Kaine's plan would have prohibited non-resident drug offenders from entering Richmond for a period of time as part of their sentencing. "This, along with jail time for users, would make the consequences of drug use prohibitive."

As a member of Richmond, Virginia's city council in 1997, Tim Kaine proposed barring non-resident drug offenders from entering the city for a period of time as part of their sentence, according to local news reports at the time.

Kaine argued at the time that his proposal, which would have targeted those convicted of drug offenses inside Richmond's city limits, would be prohibitive enough to deter illegal activity.

As the senator from Virginia, Kaine has pushed for legislation addressing what he has called a policy of over-incarceration and has been outspoken about addressing the problem of heroin addiction in his state. But, like his Democratic ticket-mate Hillary Clinton, Kaine was much more aligned in the 1990s with the so-called "tough on crime" movement, pushing for longer sentences and tougher punishments for drug and violent crime offenders.

Crime measures passed during this time are widely viewed to have disproportionately impacted black Americans, and Clinton herself has had to answer for comments she made and proposals she pushed for on this issue during the 1990s.

Kaine's proposal on the Richmond city council came at a time of soaring homicide rates in city, which the city's police chief attributed to a power vacuum caused by the jailing of established drug dealers. Kaine's solution was to ban "outsiders" who, according to the Richmond Times Dispatch, he referred to as ''people coming in and treating the city as their toilet.''

The Times Dispatch wrote an editorial criticizing the plan as unconstitutional because it would potentially violate the first amendment guarantee of a person’s right to peaceably assemble.

In a letter to the editors of the newspaper dated April 21, 1997, Kaine pushed back on the criticism, saying the Times Dispatch misinterpreted his proposal.

“I simply asked whether we can impose as a sentencing condition on outsiders who commit drug crimes in the city a mandatory period where they may not enter Richmond for any purpose,” Kaine wrote. "This, along with jail time for users, would make the consequences of drug use prohibitive."

He continued, "Many of these non-Richmond criminals earn their livelihoods within the city's boundaries. Threatening to disrupt that livelihood might deter their illegality."

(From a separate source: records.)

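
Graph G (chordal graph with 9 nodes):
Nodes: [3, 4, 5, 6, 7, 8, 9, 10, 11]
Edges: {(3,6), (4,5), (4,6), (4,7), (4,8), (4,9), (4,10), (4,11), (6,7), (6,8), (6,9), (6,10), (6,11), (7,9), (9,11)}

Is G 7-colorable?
A valid 7-coloring: color 1: [5, 6]; color 2: [3, 4]; color 3: [8, 9, 10]; color 4: [7, 11].
(χ(G) = 4 ≤ 7.)

Yes, G is 7-colorable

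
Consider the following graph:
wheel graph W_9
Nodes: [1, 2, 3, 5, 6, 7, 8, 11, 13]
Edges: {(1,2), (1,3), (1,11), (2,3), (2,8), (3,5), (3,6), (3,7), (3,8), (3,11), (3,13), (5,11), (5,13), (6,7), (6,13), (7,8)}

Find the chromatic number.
χ(G) = 3

Clique number ω(G) = 3 (lower bound: χ ≥ ω).
The clique on [1, 2, 3] has size 3, forcing χ ≥ 3, and the coloring below uses 3 colors, so χ(G) = 3.
A valid 3-coloring: color 1: [3]; color 2: [1, 5, 6, 8]; color 3: [2, 7, 11, 13].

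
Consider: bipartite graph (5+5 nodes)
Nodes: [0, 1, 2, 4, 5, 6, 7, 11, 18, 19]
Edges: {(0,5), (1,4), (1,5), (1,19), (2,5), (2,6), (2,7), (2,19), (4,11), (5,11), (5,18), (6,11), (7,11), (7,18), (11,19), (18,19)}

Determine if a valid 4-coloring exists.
Yes, G is 4-colorable

A valid 4-coloring: color 1: [0, 1, 2, 11, 18]; color 2: [4, 5, 6, 7, 19].
(χ(G) = 2 ≤ 4.)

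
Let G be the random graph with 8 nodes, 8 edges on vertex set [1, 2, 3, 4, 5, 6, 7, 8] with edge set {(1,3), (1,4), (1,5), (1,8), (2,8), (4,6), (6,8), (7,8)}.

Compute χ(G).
Clique number ω(G) = 2 (lower bound: χ ≥ ω).
The graph is bipartite (no odd cycle), so 2 colors suffice: χ(G) = 2.
A valid 2-coloring: color 1: [3, 4, 5, 8]; color 2: [1, 2, 6, 7].

χ(G) = 2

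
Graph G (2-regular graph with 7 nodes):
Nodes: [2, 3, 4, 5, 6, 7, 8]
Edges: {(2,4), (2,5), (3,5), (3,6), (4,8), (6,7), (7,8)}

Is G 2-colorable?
No, G is not 2-colorable

Odd cycle [3, 5, 2, 4, 8, 7, 6] needs 3 colors (χ ≥ 3).
Hence χ(G) ≥ 3 > 2, so no proper 2-coloring exists.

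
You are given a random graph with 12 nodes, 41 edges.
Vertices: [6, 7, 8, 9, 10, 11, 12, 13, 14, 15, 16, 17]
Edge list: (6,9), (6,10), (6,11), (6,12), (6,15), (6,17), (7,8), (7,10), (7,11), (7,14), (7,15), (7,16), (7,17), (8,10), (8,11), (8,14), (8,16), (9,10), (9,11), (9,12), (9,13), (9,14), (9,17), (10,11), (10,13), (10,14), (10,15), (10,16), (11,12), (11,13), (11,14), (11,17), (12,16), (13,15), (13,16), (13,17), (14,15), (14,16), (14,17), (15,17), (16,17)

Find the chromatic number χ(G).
Clique number ω(G) = 5 (lower bound: χ ≥ ω).
The clique on [7, 8, 10, 14, 16] has size 5, forcing χ ≥ 5, and the coloring below uses 5 colors, so χ(G) = 5.
A valid 5-coloring: color 1: [10, 12, 17]; color 2: [11, 15, 16]; color 3: [6, 13, 14]; color 4: [7, 9]; color 5: [8].

χ(G) = 5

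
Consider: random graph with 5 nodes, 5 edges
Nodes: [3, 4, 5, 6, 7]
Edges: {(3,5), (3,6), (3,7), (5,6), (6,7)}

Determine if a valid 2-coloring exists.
No, G is not 2-colorable

The clique on vertices [3, 5, 6] has size 3 > 2, so it alone needs 3 colors.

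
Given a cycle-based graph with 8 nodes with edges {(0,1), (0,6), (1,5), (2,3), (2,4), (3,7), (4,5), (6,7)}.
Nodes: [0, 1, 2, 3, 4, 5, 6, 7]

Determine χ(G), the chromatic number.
Clique number ω(G) = 2 (lower bound: χ ≥ ω).
The graph is bipartite (no odd cycle), so 2 colors suffice: χ(G) = 2.
A valid 2-coloring: color 1: [0, 2, 5, 7]; color 2: [1, 3, 4, 6].

χ(G) = 2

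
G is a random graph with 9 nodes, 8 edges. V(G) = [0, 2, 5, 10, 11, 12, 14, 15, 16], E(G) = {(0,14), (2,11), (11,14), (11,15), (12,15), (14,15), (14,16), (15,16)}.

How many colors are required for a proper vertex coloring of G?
Clique number ω(G) = 3 (lower bound: χ ≥ ω).
The clique on [14, 15, 16] has size 3, forcing χ ≥ 3, and the coloring below uses 3 colors, so χ(G) = 3.
A valid 3-coloring: color 1: [0, 2, 5, 10, 15]; color 2: [12, 14]; color 3: [11, 16].

χ(G) = 3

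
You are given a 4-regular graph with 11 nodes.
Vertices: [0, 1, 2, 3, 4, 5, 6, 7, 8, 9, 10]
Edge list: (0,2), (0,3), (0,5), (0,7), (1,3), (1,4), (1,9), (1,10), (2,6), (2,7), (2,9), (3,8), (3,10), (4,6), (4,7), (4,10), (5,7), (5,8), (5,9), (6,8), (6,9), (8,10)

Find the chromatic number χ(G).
Clique number ω(G) = 3 (lower bound: χ ≥ ω).
Suppose a proper 3-coloring c exists. The clique [0, 2, 7] takes 3 distinct colors; by symmetry let c(0) = 1, c(2) = 2, c(7) = 3.
- Vertex 5: neighbors [0, 7] already have colors [1, 3] ⇒ c(5) = 2.
- Vertex 3: neighbors [0] already have colors [1]; try each remaining color.
- Case c(3) = 2:
  - Vertex 1: neighbors [3] already have colors [2]; try each remaining color.
  - Case c(1) = 1:
    - Vertex 4: neighbors [1, 7] already have colors [1, 3] ⇒ c(4) = 2.
    - Vertex 9: neighbors [1, 2] already have colors [1, 2] ⇒ c(9) = 3.
    - Vertex 6: neighbors [2, 9] already have colors [2, 3] ⇒ c(6) = 1.
    - Vertex 8: neighbors [6, 3] already have colors [1, 2] ⇒ c(8) = 3.
    - Vertex 10: neighbors [1, 3, 8] already have colors [1, 2, 3] — all 3 colors blocked. Contradiction.
  - Case c(1) = 3:
    - Vertex 10: neighbors [3, 1] already have colors [2, 3] ⇒ c(10) = 1.
    - Vertex 4: neighbors [10, 1] already have colors [1, 3] ⇒ c(4) = 2.
    - Vertex 8: neighbors [10, 3] already have colors [1, 2] ⇒ c(8) = 3.
    - Vertex 6: neighbors [2, 8] already have colors [2, 3] ⇒ c(6) = 1.
    - Vertex 9: neighbors [6, 2, 1] already have colors [1, 2, 3] — all 3 colors blocked. Contradiction.
- Case c(3) = 3:
  - Vertex 8: neighbors [5, 3] already have colors [2, 3] ⇒ c(8) = 1.
  - Vertex 6: neighbors [8, 2] already have colors [1, 2] ⇒ c(6) = 3.
  - Vertex 10: neighbors [8, 3] already have colors [1, 3] ⇒ c(10) = 2.
  - Vertex 1: neighbors [10, 3] already have colors [2, 3] ⇒ c(1) = 1.
  - Vertex 4: neighbors [1, 10, 6] already have colors [1, 2, 3] — all 3 colors blocked. Contradiction.
Every case ends in a contradiction, so G has no proper 3-coloring (χ ≥ 4).
The coloring below uses 4 colors, so χ(G) = 4.
A valid 4-coloring: color 1: [2, 3, 4, 5]; color 2: [0, 6, 10]; color 3: [1, 7, 8]; color 4: [9].

χ(G) = 4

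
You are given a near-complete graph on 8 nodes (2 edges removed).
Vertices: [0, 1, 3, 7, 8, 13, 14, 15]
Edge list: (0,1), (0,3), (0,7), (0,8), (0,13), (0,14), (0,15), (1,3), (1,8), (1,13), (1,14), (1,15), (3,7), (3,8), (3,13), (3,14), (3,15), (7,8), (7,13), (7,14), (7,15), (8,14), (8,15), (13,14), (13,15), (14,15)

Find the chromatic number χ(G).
χ(G) = 6

Clique number ω(G) = 6 (lower bound: χ ≥ ω).
The clique on [0, 1, 3, 8, 14, 15] has size 6, forcing χ ≥ 6, and the coloring below uses 6 colors, so χ(G) = 6.
A valid 6-coloring: color 1: [0]; color 2: [3]; color 3: [14]; color 4: [15]; color 5: [8, 13]; color 6: [1, 7].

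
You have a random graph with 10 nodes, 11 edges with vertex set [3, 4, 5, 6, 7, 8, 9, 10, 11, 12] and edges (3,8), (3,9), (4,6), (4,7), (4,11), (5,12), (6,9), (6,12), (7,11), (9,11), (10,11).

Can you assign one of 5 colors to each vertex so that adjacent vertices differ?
A valid 5-coloring: color 1: [3, 5, 6, 11]; color 2: [7, 8, 9, 10, 12]; color 3: [4].
(χ(G) = 3 ≤ 5.)

Yes, G is 5-colorable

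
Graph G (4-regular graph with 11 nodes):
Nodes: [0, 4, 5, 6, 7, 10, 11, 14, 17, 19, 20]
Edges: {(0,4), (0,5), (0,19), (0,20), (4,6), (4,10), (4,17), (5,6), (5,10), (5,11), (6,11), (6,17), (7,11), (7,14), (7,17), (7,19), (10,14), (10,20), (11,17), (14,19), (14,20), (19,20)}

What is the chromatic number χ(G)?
χ(G) = 4

Clique number ω(G) = 3 (lower bound: χ ≥ ω).
Suppose a proper 3-coloring c exists. The clique [0, 19, 20] takes 3 distinct colors; by symmetry let c(0) = 1, c(19) = 2, c(20) = 3.
- Vertex 14: neighbors [19, 20] already have colors [2, 3] ⇒ c(14) = 1.
- Vertex 7: neighbors [14, 19] already have colors [1, 2] ⇒ c(7) = 3.
- Vertex 10: neighbors [14, 20] already have colors [1, 3] ⇒ c(10) = 2.
- Vertex 4: neighbors [0, 10] already have colors [1, 2] ⇒ c(4) = 3.
- Vertex 5: neighbors [0, 10] already have colors [1, 2] ⇒ c(5) = 3.
- Vertex 6: neighbors [4] already have colors [3]; try each remaining color.
- Case c(6) = 1:
  - Vertex 11: neighbors [6, 5] already have colors [1, 3] ⇒ c(11) = 2.
  - Vertex 17: neighbors [6, 11, 4] already have colors [1, 2, 3] — all 3 colors blocked. Contradiction.
- Case c(6) = 2:
  - Vertex 11: neighbors [6, 5] already have colors [2, 3] ⇒ c(11) = 1.
  - Vertex 17: neighbors [11, 6, 4] already have colors [1, 2, 3] — all 3 colors blocked. Contradiction.
Every case ends in a contradiction, so G has no proper 3-coloring (χ ≥ 4).
The coloring below uses 4 colors, so χ(G) = 4.
A valid 4-coloring: color 1: [0, 6, 14]; color 2: [10, 17, 19]; color 3: [4, 5, 7, 20]; color 4: [11].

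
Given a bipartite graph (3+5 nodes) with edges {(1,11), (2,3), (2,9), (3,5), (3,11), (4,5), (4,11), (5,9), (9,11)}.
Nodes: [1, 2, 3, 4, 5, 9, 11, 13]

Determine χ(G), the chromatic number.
χ(G) = 2

Clique number ω(G) = 2 (lower bound: χ ≥ ω).
The graph is bipartite (no odd cycle), so 2 colors suffice: χ(G) = 2.
A valid 2-coloring: color 1: [2, 5, 11, 13]; color 2: [1, 3, 4, 9].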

In response to criticism, Kaine wrote that he had asked the Richmond city attorney to study the idea, but there is no evidence it developed into anything other than just a proposal. Despite Kaine’s defense, in a year-in review the Times Dispatch declared his proposal as a “1997 Raspberry,” an title bestowed by the paper on some of the worst stories of the year.

In response to a request from BuzzFeed News, the Clinton campaign did not comment on Kaine's proposal.